Flash-forward to my twenties, and that same anticipation and excitement was still swirling around within me, but now because of different reasons. I would have high expectations on how wonderful I would feel during holiday season. I imagined being filled with love, joy, happiness and contentment. I imagined and planned on getting along perfectly with my family and significant other. But unlike presents where I was only disappointed every so often, I was always disappointed because things would never go as expected.
So a few years ago, I decided to end this disappointment pattern and tried to have zero expectations regarding the holidays. I would just assume things were going to be ho hum and not get excited about anything. But this left me feeling empty and crappy. So what the heck is one to do??
I’m no expert in holiday happiness, but I have learned some things over the years about staying sane and disappointment-free during this crazy time of year and here they are:
3 Steps to Avoid Disappointment during the holidays
Here are a few examples of attachment: “If I don’t get make everyone at the office Christmas cookies like I always do I will let everyone down and it will be the worst Christmas ever”. OR “If I don’t have everyone over for Christmas brunch, it won’t even feel like Christmas and I will be heart broken”. When we associate a holiday with specific actions or events we create traditions. There is nothing wrong with traditions by themselves. But when they become so powerful that the disruption of them causes emotional distress and disappointment, there is a big problem. Emotionally attaching yourself so firmly to something that will eventually change (because everything always does) is a sure fire way to experience disappointment.
I know. It’s a totally overused phrase, but it’s so true. And even though I am sure you have heard this at one point or another you might be asking yourself, what the heck does that mean? Well, have you ever woken up the day after Christmas or Chanukah or may be even a week later and felt like you missed it? Like you didn’t even celebrate at all? This is a pretty good indication that you weren’t present during the actual celebration (or had one too many glasses of eggnog). Either way, you were physically present but mentally checked out. May be during Christmas dinner you were too busy thinking about which sales you were going to hit next day to spend quality time with your great grandmother, or you were too busy checking your Facebook to see if anyone has liked your Christmas photo yet and didn’t realize how adorable the kids looked when they sang Jingle Bells. If you wake up the day after a celebration feeling disappointed that it wasn’t what you had hoped it would be, you might want to consider leaving your smart phone in the car next year.

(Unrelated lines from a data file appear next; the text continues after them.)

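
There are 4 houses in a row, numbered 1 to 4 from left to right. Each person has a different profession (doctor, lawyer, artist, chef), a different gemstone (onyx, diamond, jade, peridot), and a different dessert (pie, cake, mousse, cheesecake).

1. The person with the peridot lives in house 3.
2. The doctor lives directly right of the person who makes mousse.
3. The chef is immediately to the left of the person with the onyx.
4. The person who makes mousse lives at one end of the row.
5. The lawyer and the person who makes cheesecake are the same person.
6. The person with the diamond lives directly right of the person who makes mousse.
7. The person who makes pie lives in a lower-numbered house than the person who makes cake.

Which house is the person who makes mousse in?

1

From clue 1, the person with the peridot must be in house 3.
From clue 4, the person who makes mousse must be in house 1.
Clue 6 places the person with the diamond in house 2.
That leaves jade as the gemstone for house 1.
So house 4 gets onyx for gemstone.
Clue 2 places the doctor in house 2.
From clue 3, the chef must be in house 3.
House 1 profession: only artist fits.
House 4's profession must be lawyer (nothing else left).
Clue 5 places the person who makes cheesecake in house 4.
So house 2 gets pie for dessert.
House 3's dessert must be cake (nothing else left).
So: house 1 = artist/jade/mousse, house 2 = doctor/diamond/pie, house 3 = chef/peridot/cake, house 4 = lawyer/onyx/cheesecake.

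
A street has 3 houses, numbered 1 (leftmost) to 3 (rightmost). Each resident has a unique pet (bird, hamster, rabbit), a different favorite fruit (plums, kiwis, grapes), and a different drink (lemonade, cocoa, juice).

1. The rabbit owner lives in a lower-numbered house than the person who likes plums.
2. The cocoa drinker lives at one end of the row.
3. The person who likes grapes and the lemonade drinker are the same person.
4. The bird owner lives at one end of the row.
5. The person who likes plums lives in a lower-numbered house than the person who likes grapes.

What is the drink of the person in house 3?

lemonade

Clue 5: the person who likes plums is in house 2.
Clue 5 places the person who likes grapes in house 3.
That leaves kiwis as the favorite fruit for house 1.
Clue 1: the rabbit owner is in house 1.
Clue 3 places the lemonade drinker in house 3.
House 2's pet must be hamster (nothing else left).
That leaves bird as the pet for house 3.
So house 1 gets cocoa for drink.
House 2's drink must be juice (nothing else left).
So: house 1 = rabbit/kiwis/cocoa, house 2 = hamster/plums/juice, house 3 = bird/grapes/lemonade.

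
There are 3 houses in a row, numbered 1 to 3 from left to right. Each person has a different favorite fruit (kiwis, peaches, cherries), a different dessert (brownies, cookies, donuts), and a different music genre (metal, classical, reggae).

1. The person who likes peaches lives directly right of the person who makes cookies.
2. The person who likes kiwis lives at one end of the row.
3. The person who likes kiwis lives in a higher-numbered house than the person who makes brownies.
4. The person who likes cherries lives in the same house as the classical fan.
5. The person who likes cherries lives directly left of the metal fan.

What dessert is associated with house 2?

brownies

Clue 3 places the person who likes kiwis in house 3.
So house 1 gets cherries for favorite fruit.
So house 2 gets peaches for favorite fruit.
That leaves donuts as the dessert for house 3.
The person who makes cookies is in house 1 (clue 1).
By clue 4, the classical fan is in house 1.
The metal fan is in house 2 (clue 5).
That leaves brownies as the dessert for house 2.
That leaves reggae as the music genre for house 3.
So: house 1 = cherries/cookies/classical, house 2 = peaches/brownies/metal, house 3 = kiwis/donuts/reggae.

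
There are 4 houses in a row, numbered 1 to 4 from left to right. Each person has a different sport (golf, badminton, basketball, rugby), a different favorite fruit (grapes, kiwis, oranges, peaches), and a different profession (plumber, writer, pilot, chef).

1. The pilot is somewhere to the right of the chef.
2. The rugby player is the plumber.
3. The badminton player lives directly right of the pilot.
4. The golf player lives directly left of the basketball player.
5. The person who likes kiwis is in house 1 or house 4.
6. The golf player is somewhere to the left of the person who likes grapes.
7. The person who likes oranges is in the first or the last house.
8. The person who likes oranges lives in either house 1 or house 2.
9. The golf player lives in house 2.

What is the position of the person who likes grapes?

Clue 8 places the person who likes oranges in house 1.
Clue 9: the golf player is in house 2.
That leaves rugby as the sport for house 1.
By clue 2, the plumber is in house 1.
Clue 4: the basketball player is in house 3.
The only sport still possible for house 4 is badminton.
House 2's favorite fruit must be peaches (nothing else left).
House 3 favorite fruit: only grapes fits.
So house 4 gets kiwis for favorite fruit.
That leaves chef as the profession for house 2.
House 4's profession must be writer (nothing else left).
So house 3 gets pilot for profession.
So: house 1 = rugby/oranges/plumber, house 2 = golf/peaches/chef, house 3 = basketball/grapes/pilot, house 4 = badminton/kiwis/writer.

3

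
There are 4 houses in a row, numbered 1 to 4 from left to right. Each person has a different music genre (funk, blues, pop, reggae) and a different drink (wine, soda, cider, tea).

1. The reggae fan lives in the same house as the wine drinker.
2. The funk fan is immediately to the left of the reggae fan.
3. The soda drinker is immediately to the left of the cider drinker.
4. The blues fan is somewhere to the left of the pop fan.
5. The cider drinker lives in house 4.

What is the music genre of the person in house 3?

blues

Clue 5: the cider drinker is in house 4.
Clue 3: the soda drinker is in house 3.
That leaves pop as the music genre for house 4.
So house 1 gets tea for drink.
House 2 drink: only wine fits.
By clue 1, the reggae fan is in house 2.
From clue 2, the funk fan must be in house 1.
So house 3 gets blues for music genre.
So: house 1 = funk/tea, house 2 = reggae/wine, house 3 = blues/soda, house 4 = pop/cider.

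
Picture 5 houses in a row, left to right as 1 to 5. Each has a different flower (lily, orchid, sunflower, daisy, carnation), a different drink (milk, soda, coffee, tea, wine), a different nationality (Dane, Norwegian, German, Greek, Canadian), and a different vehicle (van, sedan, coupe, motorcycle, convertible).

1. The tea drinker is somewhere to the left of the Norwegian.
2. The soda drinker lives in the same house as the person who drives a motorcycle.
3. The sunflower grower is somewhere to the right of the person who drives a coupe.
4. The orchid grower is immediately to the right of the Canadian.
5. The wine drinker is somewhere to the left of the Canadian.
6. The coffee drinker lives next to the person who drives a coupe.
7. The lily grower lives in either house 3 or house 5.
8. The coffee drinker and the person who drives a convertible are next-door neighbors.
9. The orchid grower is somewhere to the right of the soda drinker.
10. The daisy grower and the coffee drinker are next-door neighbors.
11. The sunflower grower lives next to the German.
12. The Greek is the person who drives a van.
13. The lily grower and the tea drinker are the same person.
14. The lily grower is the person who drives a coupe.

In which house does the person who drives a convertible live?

From clue 13, the lily grower must be in house 3.
By clue 13, the tea drinker is in house 3.
Clue 14: the person who drives a coupe is in house 3.
So house 2 gets carnation for flower.
That leaves milk as the drink for house 5.
House 1 flower: only daisy fits.
From clue 10, the coffee drinker must be in house 2.
That leaves wine as the drink for house 1.
House 4 drink: only soda fits.
From clue 2, the person who drives a motorcycle must be in house 4.
Clue 8 places the person who drives a convertible in house 1.
By clue 9, the orchid grower is in house 5.
So house 4 gets sunflower for flower.
Clue 4 places the Canadian in house 4.
House 1 nationality: only Dane fits.
So house 2 gets Greek for nationality.
House 3 nationality: only German fits.
House 5's nationality must be Norwegian (nothing else left).
From clue 12, the person who drives a van must be in house 2.
House 5's vehicle must be sedan (nothing else left).
So: house 1 = daisy/wine/Dane/convertible, house 2 = carnation/coffee/Greek/van, house 3 = lily/tea/German/coupe, house 4 = sunflower/soda/Canadian/motorcycle, house 5 = orchid/milk/Norwegian/sedan.

1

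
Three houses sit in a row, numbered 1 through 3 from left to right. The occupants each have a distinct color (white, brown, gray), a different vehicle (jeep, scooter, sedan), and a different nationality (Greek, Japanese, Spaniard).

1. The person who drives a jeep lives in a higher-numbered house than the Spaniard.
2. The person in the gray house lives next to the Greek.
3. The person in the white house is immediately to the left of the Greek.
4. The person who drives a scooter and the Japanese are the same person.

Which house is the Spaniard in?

The person in the white house is narrowed to house 1 or 2; consider each.
Placing it in house 2 leads to a contradiction, so it's in house 1.
The Greek is in house 2 (clue 3).
The only nationality still possible for house 1 is Spaniard.
So house 3 gets Japanese for nationality.
By clue 2, the person in the gray house is in house 3.
The person who drives a scooter is in house 3 (clue 4).
The only color still possible for house 2 is brown.
That leaves sedan as the vehicle for house 1.
House 2's vehicle must be jeep (nothing else left).
So: house 1 = white/sedan/Spaniard, house 2 = brown/jeep/Greek, house 3 = gray/scooter/Japanese.

1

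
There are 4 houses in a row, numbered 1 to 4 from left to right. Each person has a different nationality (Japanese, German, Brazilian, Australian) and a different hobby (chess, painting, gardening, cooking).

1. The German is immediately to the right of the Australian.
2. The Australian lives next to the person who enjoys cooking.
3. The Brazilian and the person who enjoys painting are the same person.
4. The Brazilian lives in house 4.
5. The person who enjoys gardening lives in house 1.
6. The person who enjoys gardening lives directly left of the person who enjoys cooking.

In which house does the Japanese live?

Clue 4: the Brazilian is in house 4.
Clue 5 places the person who enjoys gardening in house 1.
From clue 6, the person who enjoys cooking must be in house 2.
By clue 2, the Australian is in house 1.
Clue 3: the person who enjoys painting is in house 4.
House 3 hobby: only chess fits.
Clue 1: the German is in house 2.
The only nationality still possible for house 3 is Japanese.
So: house 1 = Australian/gardening, house 2 = German/cooking, house 3 = Japanese/chess, house 4 = Brazilian/painting.

3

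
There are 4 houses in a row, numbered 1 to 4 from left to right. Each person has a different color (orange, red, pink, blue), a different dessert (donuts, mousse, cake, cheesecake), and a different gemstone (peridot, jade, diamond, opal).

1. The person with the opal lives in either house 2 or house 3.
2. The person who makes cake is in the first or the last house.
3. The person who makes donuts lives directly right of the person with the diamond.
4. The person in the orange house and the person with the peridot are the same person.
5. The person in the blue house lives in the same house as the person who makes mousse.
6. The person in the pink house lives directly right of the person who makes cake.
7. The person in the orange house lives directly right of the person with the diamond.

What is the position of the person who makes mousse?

The person in the pink house is in house 2 (clue 6).
The person who makes cake is in house 1 (clue 6).
House 1 color: only red fits.
So house 1 gets jade for gemstone.
The only gemstone still possible for house 4 is peridot.
From clue 4, the person in the orange house must be in house 4.
Clue 7: the person with the diamond is in house 3.
House 3's color must be blue (nothing else left).
That leaves cheesecake as the dessert for house 2.
House 2's gemstone must be opal (nothing else left).
Clue 3 places the person who makes donuts in house 4.
The person who makes mousse is in house 3 (clue 5).
So: house 1 = red/cake/jade, house 2 = pink/cheesecake/opal, house 3 = blue/mousse/diamond, house 4 = orange/donuts/peridot.

3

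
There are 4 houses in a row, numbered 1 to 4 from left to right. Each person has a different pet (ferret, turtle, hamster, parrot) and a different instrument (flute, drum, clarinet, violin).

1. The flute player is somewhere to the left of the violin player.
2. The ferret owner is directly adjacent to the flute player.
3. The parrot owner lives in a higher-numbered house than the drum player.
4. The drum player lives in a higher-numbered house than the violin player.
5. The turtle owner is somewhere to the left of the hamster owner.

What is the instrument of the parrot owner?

clarinet

By clue 4, the drum player is in house 3.
From clue 4, the violin player must be in house 2.
So house 4 gets clarinet for instrument.
The ferret owner is in house 2 (clue 2).
The parrot owner is in house 4 (clue 3).
House 1's pet must be turtle (nothing else left).
The only pet still possible for house 3 is hamster.
So house 1 gets flute for instrument.
So: house 1 = turtle/flute, house 2 = ferret/violin, house 3 = hamster/drum, house 4 = parrot/clarinet.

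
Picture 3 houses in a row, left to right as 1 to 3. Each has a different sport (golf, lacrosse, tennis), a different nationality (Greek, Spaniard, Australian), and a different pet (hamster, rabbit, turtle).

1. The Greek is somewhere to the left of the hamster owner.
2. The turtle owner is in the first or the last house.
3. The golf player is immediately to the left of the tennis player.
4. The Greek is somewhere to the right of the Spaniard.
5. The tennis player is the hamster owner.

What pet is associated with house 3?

hamster

From clue 4, the Greek must be in house 2.
By clue 4, the Spaniard is in house 1.
So house 3 gets Australian for nationality.
Clue 1: the hamster owner is in house 3.
From clue 5, the tennis player must be in house 3.
House 1 pet: only turtle fits.
House 2's pet must be rabbit (nothing else left).
By clue 3, the golf player is in house 2.
House 1's sport must be lacrosse (nothing else left).
So: house 1 = lacrosse/Spaniard/turtle, house 2 = golf/Greek/rabbit, house 3 = tennis/Australian/hamster.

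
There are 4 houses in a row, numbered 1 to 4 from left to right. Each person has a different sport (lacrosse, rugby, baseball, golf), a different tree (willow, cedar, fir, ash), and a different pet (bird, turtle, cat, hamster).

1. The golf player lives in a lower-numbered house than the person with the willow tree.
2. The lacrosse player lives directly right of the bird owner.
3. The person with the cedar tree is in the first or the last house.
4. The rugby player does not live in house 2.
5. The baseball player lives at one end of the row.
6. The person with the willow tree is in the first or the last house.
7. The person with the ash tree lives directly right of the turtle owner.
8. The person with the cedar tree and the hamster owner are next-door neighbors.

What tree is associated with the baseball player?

cedar

Clue 6 places the person with the willow tree in house 4.
House 1's tree must be cedar (nothing else left).
That leaves cat as the pet for house 4.
Clue 8 places the hamster owner in house 2.
So house 3 gets bird for pet.
From clue 2, the lacrosse player must be in house 4.
From clue 7, the person with the ash tree must be in house 2.
House 1's sport must be baseball (nothing else left).
House 2 sport: only golf fits.
That leaves rugby as the sport for house 3.
The only tree still possible for house 3 is fir.
House 1's pet must be turtle (nothing else left).
So: house 1 = baseball/cedar/turtle, house 2 = golf/ash/hamster, house 3 = rugby/fir/bird, house 4 = lacrosse/willow/cat.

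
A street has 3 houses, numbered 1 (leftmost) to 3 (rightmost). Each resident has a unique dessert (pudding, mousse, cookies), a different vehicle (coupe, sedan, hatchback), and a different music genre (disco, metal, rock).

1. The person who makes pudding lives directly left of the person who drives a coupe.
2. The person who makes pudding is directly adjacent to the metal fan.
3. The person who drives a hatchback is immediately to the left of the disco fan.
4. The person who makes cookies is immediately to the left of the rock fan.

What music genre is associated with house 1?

House 3 dessert: only mousse fits.
House 1's music genre must be metal (nothing else left).
From clue 2, the person who makes pudding must be in house 2.
House 1's dessert must be cookies (nothing else left).
Clue 1 places the person who drives a coupe in house 3.
Clue 4 places the rock fan in house 2.
So house 3 gets disco for music genre.
Clue 3: the person who drives a hatchback is in house 2.
So house 1 gets sedan for vehicle.
So: house 1 = cookies/sedan/metal, house 2 = pudding/hatchback/rock, house 3 = mousse/coupe/disco.

metal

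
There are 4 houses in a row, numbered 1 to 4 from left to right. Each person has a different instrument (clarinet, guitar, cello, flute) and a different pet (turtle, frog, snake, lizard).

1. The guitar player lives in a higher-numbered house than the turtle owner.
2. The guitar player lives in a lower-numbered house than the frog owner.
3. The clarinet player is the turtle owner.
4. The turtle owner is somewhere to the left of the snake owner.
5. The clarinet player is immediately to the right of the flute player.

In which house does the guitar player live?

3

That leaves cello as the instrument for house 4.
By clue 3, the clarinet player is in house 2.
From clue 3, the turtle owner must be in house 2.
Clue 5 places the flute player in house 1.
That leaves guitar as the instrument for house 3.
The only pet still possible for house 1 is lizard.
Clue 2 places the frog owner in house 4.
So house 3 gets snake for pet.
So: house 1 = flute/lizard, house 2 = clarinet/turtle, house 3 = guitar/snake, house 4 = cello/frog.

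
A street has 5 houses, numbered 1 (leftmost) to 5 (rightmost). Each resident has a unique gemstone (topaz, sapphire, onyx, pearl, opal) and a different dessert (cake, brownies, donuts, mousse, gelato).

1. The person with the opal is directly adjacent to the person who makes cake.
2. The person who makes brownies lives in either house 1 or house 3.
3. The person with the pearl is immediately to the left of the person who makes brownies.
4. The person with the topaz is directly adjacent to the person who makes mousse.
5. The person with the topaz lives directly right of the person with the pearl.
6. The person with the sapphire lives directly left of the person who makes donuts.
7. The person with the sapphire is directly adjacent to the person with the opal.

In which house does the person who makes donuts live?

By clue 3, the person with the pearl is in house 2.
Clue 3 places the person who makes brownies in house 3.
From clue 5, the person with the topaz must be in house 3.
From clue 7, the person with the sapphire must be in house 4.
Clue 7 places the person with the opal in house 5.
House 1's gemstone must be onyx (nothing else left).
So house 1 gets gelato for dessert.
Clue 1 places the person who makes cake in house 4.
The person who makes donuts is in house 5 (clue 6).
That leaves mousse as the dessert for house 2.
So: house 1 = onyx/gelato, house 2 = pearl/mousse, house 3 = topaz/brownies, house 4 = sapphire/cake, house 5 = opal/donuts.

5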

Yep. Good old mindfulness. So how does one apply this to a holiday celebration? Chances are you are going to be around other people during the holidays (just a guess). And chances are the people you’re going to be around are going to say something not so pleasant. And this not so pleasant thing that is said might be so rude and so inexcusable that it might just ruin your holiday, which leaves you feeling disappointed that your celebration was not all sunshine and rainbows. Acting mindfully in a situation like this can save you from disappointment. When your great Aunt Tilly tells you how much older you look, that you have an opportunity to practice mindfulness by not judging what she said. Simply observe or acknowledge the statement without a judgment and then let it go. I know. Way easier said than done. But, it can be done and if you want save yourself from disappointment it must be done.
So as the celebrations and parties begin, keep these tips in mind and stop the disappointment! Oh, and a little wine helps too.